The issue seems to be that /data/db/key.db/./WiredTigerLog.0000000006 doesn’t exist – and indeed that filename does not show up anywhere in the log file (WiredTigerLog.0000000005 does) but I do see a file 2023-04-08T18:50:23Z/insightset/key.db/WiredTigerLog.0000000006.zst in the base incremental backup snapshot.

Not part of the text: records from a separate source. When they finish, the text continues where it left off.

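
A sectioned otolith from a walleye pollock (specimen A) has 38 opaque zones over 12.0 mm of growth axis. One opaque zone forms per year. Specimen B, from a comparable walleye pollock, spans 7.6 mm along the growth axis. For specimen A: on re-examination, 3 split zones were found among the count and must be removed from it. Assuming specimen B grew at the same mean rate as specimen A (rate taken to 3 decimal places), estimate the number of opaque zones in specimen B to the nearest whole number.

Specimen A: correcting the raw count gives 38 − 3 = 35 true opaque zones.
A: 12.0 mm over 35 years gives 12.0 / 35 ≈ 0.343 mm per year.
B spans 7.6 / 0.343 = 22.16 years ≈ 22 opaque zones.

22 opaque zones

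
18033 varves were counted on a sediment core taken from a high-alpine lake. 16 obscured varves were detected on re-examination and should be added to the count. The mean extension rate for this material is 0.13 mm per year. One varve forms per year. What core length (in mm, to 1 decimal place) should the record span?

2346.4 mm

Adjusted count: 18033 + 16 = 18049 varves.
18049 years at 0.13 mm/year gives 0.13 × 18049 = 2346.4 mm.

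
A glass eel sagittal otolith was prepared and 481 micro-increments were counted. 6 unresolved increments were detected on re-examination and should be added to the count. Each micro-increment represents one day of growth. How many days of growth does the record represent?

487 days

After corrections the count is 481 + 6 = 487 micro-increments.
With a one-to-one micro-increment periodicity this is 487 days.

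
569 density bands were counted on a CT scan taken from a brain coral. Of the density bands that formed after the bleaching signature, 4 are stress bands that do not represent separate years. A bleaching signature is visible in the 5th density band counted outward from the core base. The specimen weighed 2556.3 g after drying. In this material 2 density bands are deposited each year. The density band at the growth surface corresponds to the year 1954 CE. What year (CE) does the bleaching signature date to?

Between density band 5 and the growth surface there are 569 − 5 = 564 density bands.
Excluding 4 false density bands: 564 − 4 = 560.
With 2 density bands per year, 560 / 2 = 280 years.
The density band at the growth surface is 1954 CE, so the bleaching signature dates to 1954 − 280 = 1674 CE.

1674 CE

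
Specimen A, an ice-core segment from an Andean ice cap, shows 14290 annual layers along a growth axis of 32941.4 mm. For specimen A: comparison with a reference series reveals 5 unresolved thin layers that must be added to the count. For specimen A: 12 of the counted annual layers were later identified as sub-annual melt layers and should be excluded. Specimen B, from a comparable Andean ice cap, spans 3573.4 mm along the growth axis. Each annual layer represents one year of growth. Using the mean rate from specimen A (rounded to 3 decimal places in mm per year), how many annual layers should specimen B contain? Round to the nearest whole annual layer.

1550 annual layers

Specimen A: after corrections the count is 14290 − 12 + 5 = 14283 annual layers.
A: Mean rate = 32941.4 mm / 14283 years ≈ 2.306 mm/yr.
B spans 3573.4 / 2.306 = 1549.61 years ≈ 1550 annual layers.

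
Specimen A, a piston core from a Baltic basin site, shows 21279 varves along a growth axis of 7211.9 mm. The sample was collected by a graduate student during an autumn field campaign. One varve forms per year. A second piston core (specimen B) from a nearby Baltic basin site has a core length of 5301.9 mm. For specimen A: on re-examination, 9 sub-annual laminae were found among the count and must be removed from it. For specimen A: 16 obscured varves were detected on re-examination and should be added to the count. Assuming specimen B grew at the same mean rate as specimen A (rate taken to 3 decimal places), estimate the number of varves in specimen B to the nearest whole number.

15640 varves

Specimen A: adjusted count: 21279 − 9 + 16 = 21286 varves.
A: Mean rate = 7211.9 mm / 21286 years ≈ 0.339 mm/yr.
Specimen B: 5301.9 mm / 0.339 mm per year = 15639.82 years ≈ 15640 varves.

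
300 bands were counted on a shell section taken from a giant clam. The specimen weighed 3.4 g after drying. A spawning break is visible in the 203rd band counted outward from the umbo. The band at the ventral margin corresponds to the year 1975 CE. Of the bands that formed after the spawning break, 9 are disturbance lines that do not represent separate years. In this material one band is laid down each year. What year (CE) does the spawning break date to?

1887 CE

Between band 203 and the ventral margin there are 300 − 203 = 97 bands.
Excluding 9 false bands: 97 − 9 = 88.
Counting back 88 years from 1975 CE places the spawning break in 1975 − 88 = 1887 CE.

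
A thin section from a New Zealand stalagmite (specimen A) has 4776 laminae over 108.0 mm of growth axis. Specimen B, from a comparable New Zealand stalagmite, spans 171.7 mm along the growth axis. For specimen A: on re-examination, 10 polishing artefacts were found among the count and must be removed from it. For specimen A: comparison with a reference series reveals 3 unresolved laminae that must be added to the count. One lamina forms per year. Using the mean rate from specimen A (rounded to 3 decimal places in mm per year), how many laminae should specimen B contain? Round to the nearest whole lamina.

7465 laminae

Specimen A: after corrections the count is 4776 − 10 + 3 = 4769 laminae.
A: Extension rate ≈ 108.0 / 4769 = 0.023 mm/year.
Specimen B: 171.7 mm / 0.023 mm per year = 7465.22 years ≈ 7465 laminae.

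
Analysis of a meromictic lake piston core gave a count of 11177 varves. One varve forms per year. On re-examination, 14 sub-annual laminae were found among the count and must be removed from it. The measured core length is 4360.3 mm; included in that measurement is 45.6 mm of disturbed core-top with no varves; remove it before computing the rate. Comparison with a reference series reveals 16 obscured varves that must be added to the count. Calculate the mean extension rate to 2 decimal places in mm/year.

True varve count = 11177 − 14 + 16 = 11179.
The growth record spans 4360.3 − 45.6 = 4314.7 mm.
Mean rate = 4314.7 mm / 11179 years ≈ 0.39 mm/year.

0.39 mm/year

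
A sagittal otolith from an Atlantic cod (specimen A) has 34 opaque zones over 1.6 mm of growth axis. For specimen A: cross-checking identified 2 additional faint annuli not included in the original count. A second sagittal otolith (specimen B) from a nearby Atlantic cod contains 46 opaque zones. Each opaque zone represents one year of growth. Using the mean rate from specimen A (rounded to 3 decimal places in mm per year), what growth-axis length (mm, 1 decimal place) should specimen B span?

Specimen A: after corrections the count is 34 + 2 = 36 opaque zones.
A: Extension rate ≈ 1.6 / 36 = 0.044 mm/yr.
For B, 0.044 mm/year × 46 years = 2.0 mm.

2.0 mm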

There were some failed incremental backup attempts in between the one I restored and the base.

Any ideas where I should start troubleshooting?

An additional datapoint that may or may not matter; the missing file is only 859 bytes compressed, but expands to much much larger than that.

-rw-r--r--  1 ops  ops  5242880 Apr  9 03:32 WiredTigerLog.0000000006
-rw-r--r--  1 ops  ops      859 Apr  9 03:32 WiredTigerLog.0000000006.zst

That seems like it would mean that the file is mostly empty, but I don’t know if that’s normal or what.

Hi @Richard_Bateman1

New PBM version 2.1.0 was released on April 18, which supposed to have this issue fixed. However please note that incremental backups made with previous PBM versions are incompatible for the restore with PBM 2.1.0, so it would be required to make new backups. Please try new version and inform if there are any issues.